Foto: picture-alliance/AP/Manish Swarup
Iran
Sebagai negara pelindung kaum Syiah, Iran mendukung milisi Hisbullah di Libanon yang bertempur membela rezim Al Assad. Iran juga mengirim tentara serta penasehat milternya ke Damaskus. Mula-mula kehadiran Iran tidak dianggap. Tapi perkembangan situasi menyebabkan pemain besar lainnya kini mulai merangkul pemerintah di Teheran untuk solusi krisis Suriah.
Foto: AP
Turki
Ankara takut terbentuknya negara Kurdistan di Suriah. Karena itu dengan segala cara hal ini hendak dicegah. Turki juga "melatih" pemberontak Suriah dengan dibantu biaya AS. Presiden Recep Tayyip Erdogan juga berseteru dengan Assad. Selain itu kaum Kurdi di Irak juga makin kuat karena mendapat dukungan Iran. Inilah yang membuat Turki mengerahkan militernya ke perbatasan atau melewatinya.
Foto: AP
Amerika Serikat
Keterlibatan Washington di kawasan dimulai 2003 dengan tumbangkan penguasa Irak, Saddam Hussein. Vakum kekuasaan picu runtuhnya Irak dan destabilisasi keamanan hingga ke Suriah. Kondisi ini yang juga ciptakan Islamic State (IS) yang mampu kuasai kawasan luas di Irak dan Suriah. AS juga membiayai pelatihan pemberontak "moderat" dengan dana 500 juta US Dolar, sebagian menyeberang ke Al Qaida.

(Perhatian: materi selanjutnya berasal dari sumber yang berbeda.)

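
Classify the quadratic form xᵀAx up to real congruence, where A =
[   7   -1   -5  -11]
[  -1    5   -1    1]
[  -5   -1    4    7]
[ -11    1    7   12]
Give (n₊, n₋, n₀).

Answer: (3, 1, 0)

Derivation:
step 0: pivot 7 → sign +
step 1: pivot 34/7 → sign +
step 2: pivot -3/17 → sign −
step 3: pivot 1 → sign +
signature = (3, 1, 0)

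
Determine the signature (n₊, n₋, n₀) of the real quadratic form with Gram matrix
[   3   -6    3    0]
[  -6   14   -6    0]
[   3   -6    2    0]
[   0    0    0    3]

step 0: pivot 3 → sign +
step 1: pivot 2 → sign +
step 2: pivot -1 → sign −
step 3: pivot 3 → sign +
signature = (3, 1, 0)

Answer: (3, 1, 0)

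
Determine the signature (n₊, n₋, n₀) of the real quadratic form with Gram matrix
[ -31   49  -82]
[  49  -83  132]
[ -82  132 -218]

Answer: (0, 3, 0)

Derivation:
step 0: pivot -31 → sign −
step 1: pivot -172/31 → sign −
step 2: pivot -3/43 → sign −
signature = (0, 3, 0)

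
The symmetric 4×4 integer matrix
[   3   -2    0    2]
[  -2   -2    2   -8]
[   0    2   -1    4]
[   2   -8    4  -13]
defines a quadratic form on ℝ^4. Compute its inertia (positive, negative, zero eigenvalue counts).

step 0: pivot 3 → sign +
step 1: pivot -10/3 → sign −
step 2: pivot 1/5 → sign +
step 3: pivot -1 → sign −
signature = (2, 2, 0)

Answer: (2, 2, 0)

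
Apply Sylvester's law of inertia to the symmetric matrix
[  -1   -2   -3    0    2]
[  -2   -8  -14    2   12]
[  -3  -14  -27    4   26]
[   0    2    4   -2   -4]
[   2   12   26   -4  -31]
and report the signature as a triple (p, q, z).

step 0: pivot -1 → sign −
step 1: pivot -4 → sign −
step 2: pivot -2 → sign −
step 3: pivot -1 → sign −
step 4: pivot -3 → sign −
signature = (0, 5, 0)

Answer: (0, 5, 0)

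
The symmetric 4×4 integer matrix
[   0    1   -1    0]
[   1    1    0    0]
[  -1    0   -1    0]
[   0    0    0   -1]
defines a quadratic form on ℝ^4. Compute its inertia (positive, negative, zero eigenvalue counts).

step 0: pivot 1 → sign +
step 1: pivot -1 → sign −
step 2: pivot -1 → sign −
step 3: row/col 3 already zero → sign 0
signature = (1, 2, 1)

Answer: (1, 2, 1)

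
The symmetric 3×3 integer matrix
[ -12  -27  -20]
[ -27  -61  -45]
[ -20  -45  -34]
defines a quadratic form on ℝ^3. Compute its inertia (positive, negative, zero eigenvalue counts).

Answer: (0, 3, 0)

Derivation:
step 0: pivot -12 → sign −
step 1: pivot -1/4 → sign −
step 2: pivot -2/3 → sign −
signature = (0, 3, 0)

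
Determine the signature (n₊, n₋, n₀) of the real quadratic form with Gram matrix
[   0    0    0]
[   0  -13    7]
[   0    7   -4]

step 0: pivot -13 → sign −
step 1: pivot -3/13 → sign −
step 2: row/col 2 already zero → sign 0
signature = (0, 2, 1)

Answer: (0, 2, 1)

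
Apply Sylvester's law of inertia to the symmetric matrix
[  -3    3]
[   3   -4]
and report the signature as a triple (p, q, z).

step 0: pivot -3 → sign −
step 1: pivot -1 → sign −
signature = (0, 2, 0)

Answer: (0, 2, 0)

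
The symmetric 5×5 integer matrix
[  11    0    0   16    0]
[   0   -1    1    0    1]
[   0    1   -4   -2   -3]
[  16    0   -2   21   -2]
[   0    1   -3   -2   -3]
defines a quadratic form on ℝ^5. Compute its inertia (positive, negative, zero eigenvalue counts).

step 0: pivot 11 → sign +
step 1: pivot -1 → sign −
step 2: pivot -3 → sign −
step 3: pivot -31/33 → sign −
step 4: pivot -6/31 → sign −
signature = (1, 4, 0)

Answer: (1, 4, 0)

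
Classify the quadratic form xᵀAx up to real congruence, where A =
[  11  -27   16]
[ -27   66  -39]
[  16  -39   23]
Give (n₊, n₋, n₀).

Answer: (1, 1, 1)

Derivation:
step 0: pivot 11 → sign +
step 1: pivot -3/11 → sign −
step 2: row/col 2 already zero → sign 0
signature = (1, 1, 1)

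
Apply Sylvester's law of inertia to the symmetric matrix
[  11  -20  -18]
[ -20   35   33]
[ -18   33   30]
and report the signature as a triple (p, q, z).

step 0: pivot 11 → sign +
step 1: pivot -15/11 → sign −
step 2: pivot 3/5 → sign +
signature = (2, 1, 0)

Answer: (2, 1, 0)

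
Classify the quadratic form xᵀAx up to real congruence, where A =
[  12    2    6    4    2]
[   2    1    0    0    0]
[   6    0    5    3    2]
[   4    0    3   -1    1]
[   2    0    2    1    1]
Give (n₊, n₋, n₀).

Answer: (3, 1, 1)

Derivation:
step 0: pivot 12 → sign +
step 1: pivot 2/3 → sign +
step 2: pivot 1/2 → sign +
step 3: pivot -3 → sign −
step 4: row/col 4 already zero → sign 0
signature = (3, 1, 1)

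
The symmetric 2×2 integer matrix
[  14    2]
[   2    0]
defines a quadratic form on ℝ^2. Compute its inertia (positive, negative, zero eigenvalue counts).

Answer: (1, 1, 0)

Derivation:
step 0: pivot 14 → sign +
step 1: pivot -2/7 → sign −
signature = (1, 1, 0)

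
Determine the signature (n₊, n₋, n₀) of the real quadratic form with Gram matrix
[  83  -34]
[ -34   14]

Answer: (2, 0, 0)

Derivation:
step 0: pivot 83 → sign +
step 1: pivot 6/83 → sign +
signature = (2, 0, 0)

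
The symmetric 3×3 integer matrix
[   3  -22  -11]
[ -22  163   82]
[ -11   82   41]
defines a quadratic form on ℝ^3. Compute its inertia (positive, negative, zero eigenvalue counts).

Answer: (2, 1, 0)

Derivation:
step 0: pivot 3 → sign +
step 1: pivot 5/3 → sign +
step 2: pivot -2/5 → sign −
signature = (2, 1, 0)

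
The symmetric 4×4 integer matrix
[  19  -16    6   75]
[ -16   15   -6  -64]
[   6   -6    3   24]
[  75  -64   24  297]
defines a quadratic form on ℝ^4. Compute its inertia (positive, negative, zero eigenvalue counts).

step 0: pivot 19 → sign +
step 1: pivot 29/19 → sign +
step 2: pivot 15/29 → sign +
step 3: pivot 2/5 → sign +
signature = (4, 0, 0)

Answer: (4, 0, 0)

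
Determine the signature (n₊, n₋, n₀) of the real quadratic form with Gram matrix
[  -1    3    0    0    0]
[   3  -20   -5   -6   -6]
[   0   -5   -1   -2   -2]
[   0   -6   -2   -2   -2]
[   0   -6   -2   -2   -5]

step 0: pivot -1 → sign −
step 1: pivot -11 → sign −
step 2: pivot 14/11 → sign +
step 3: pivot 6/7 → sign +
step 4: pivot -3 → sign −
signature = (2, 3, 0)

Answer: (2, 3, 0)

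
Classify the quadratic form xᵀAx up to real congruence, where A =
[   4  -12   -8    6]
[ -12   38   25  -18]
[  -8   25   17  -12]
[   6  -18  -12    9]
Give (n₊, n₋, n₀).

Answer: (3, 0, 1)

Derivation:
step 0: pivot 4 → sign +
step 1: pivot 2 → sign +
step 2: pivot 1/2 → sign +
step 3: row/col 3 already zero → sign 0
signature = (3, 0, 1)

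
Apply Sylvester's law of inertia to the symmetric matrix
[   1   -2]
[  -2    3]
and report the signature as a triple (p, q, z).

Answer: (1, 1, 0)

Derivation:
step 0: pivot 1 → sign +
step 1: pivot -1 → sign −
signature = (1, 1, 0)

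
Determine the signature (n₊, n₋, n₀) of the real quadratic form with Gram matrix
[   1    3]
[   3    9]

step 0: pivot 1 → sign +
step 1: row/col 1 already zero → sign 0
signature = (1, 0, 1)

Answer: (1, 0, 1)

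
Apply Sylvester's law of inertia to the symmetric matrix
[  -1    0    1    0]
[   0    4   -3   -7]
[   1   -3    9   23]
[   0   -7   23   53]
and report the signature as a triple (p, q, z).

step 0: pivot -1 → sign −
step 1: pivot 4 → sign +
step 2: pivot 31/4 → sign +
step 3: pivot 3/31 → sign +
signature = (3, 1, 0)

Answer: (3, 1, 0)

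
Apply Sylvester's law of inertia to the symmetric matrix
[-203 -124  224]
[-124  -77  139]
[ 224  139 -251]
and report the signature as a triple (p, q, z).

step 0: pivot -203 → sign −
step 1: pivot -255/203 → sign −
step 2: pivot -6/85 → sign −
signature = (0, 3, 0)

Answer: (0, 3, 0)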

Moskow dikenal sebagai pendukung rezim di Damaskus. Akhir 2015 Rusia memutuskan lancarkan serangan udara terhadap IS. Operasi militer ini memicu kecaman di kalangan NATO. AS dan Turki mengklaim serangan udara Rusia ditujukan ke kelompok pemberontak anti Assad. Insiden penembakan jet Rusia oleh militer Turki makin panaskan situasi.